Like most good origin stories go nowadays, Mångo Mångo’s tale involves a bit of reverse engineering. Begun as a late-night bedroom recording project by bassist/drummer Gordon Palmer Carpenter, the band didn’t start taking shape until a full EP’s worth of ideas were already in the works. First came keyboardist Zachary Wallace, then drummer/bassist Russ Glick, who together ushered in guitarist Josh Blumenthal. A few band meetings and one well-penned Craigslist ad later, the guys brought singer Anna Kasper on board.

As for the sound, it’s a silky union of ’80s synth pop and new-school disco that prides itself on being fun loving and danceable. “It’s not Saturday Night Fever disco. It’s more invite your friends over, have a couple glasses of wine, and everyone’s wearing sweater-vests and turtlenecks. … we like the dancier side of Luther Vandross,” laughs Carpenter, who cites George Benson, Patrice Rushen, and Miami Vice (the original one) as inspiration.

Whoever Mångo Mångo’s muse is, she seems to be working.

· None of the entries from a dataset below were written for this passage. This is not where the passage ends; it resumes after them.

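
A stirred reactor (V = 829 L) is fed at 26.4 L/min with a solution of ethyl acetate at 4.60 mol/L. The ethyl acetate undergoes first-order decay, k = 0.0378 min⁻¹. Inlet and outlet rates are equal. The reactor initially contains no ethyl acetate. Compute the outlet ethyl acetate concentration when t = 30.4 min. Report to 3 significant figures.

Species balance: V dC/dt = Q C_in − Q C − k V C.
dC/dt = (Q/V) C_in − (Q/V + k) C; effective rate a = Q/V + k = 0.031846 + 0.0378 = 0.069646 min⁻¹.
C_ss = Q C_in/(Q + kV) = 2.1034 mol/L; C(t) = C_ss + (C₀ − C_ss) e^(−a t).
C(30.4) = 2.1034 + (-2.1034)·e^(−0.069646·30.4) = 2.1034 + (-2.1034)·0.12037 = 1.8502 mol/L.

1.85 mol/L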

Just two shows into their tenure as a band, the quintet thoroughly killed as the opening act to Norwegian electro wizards Lemaitre. And next weekend, they’ll take to the big stage as part of New Noise 2014’s Block Party, a bill which also features indie heavyweights like Cherub and The Pains of Being Pure at Heart — not too shabby for a band that, up until recently, didn’t have a Facebook page.

“The Block Party is way big,” says Carpenter sheepishly. “I mean, who gets to play a show like that two months after getting onstage in a club where literally no one knows who you are?”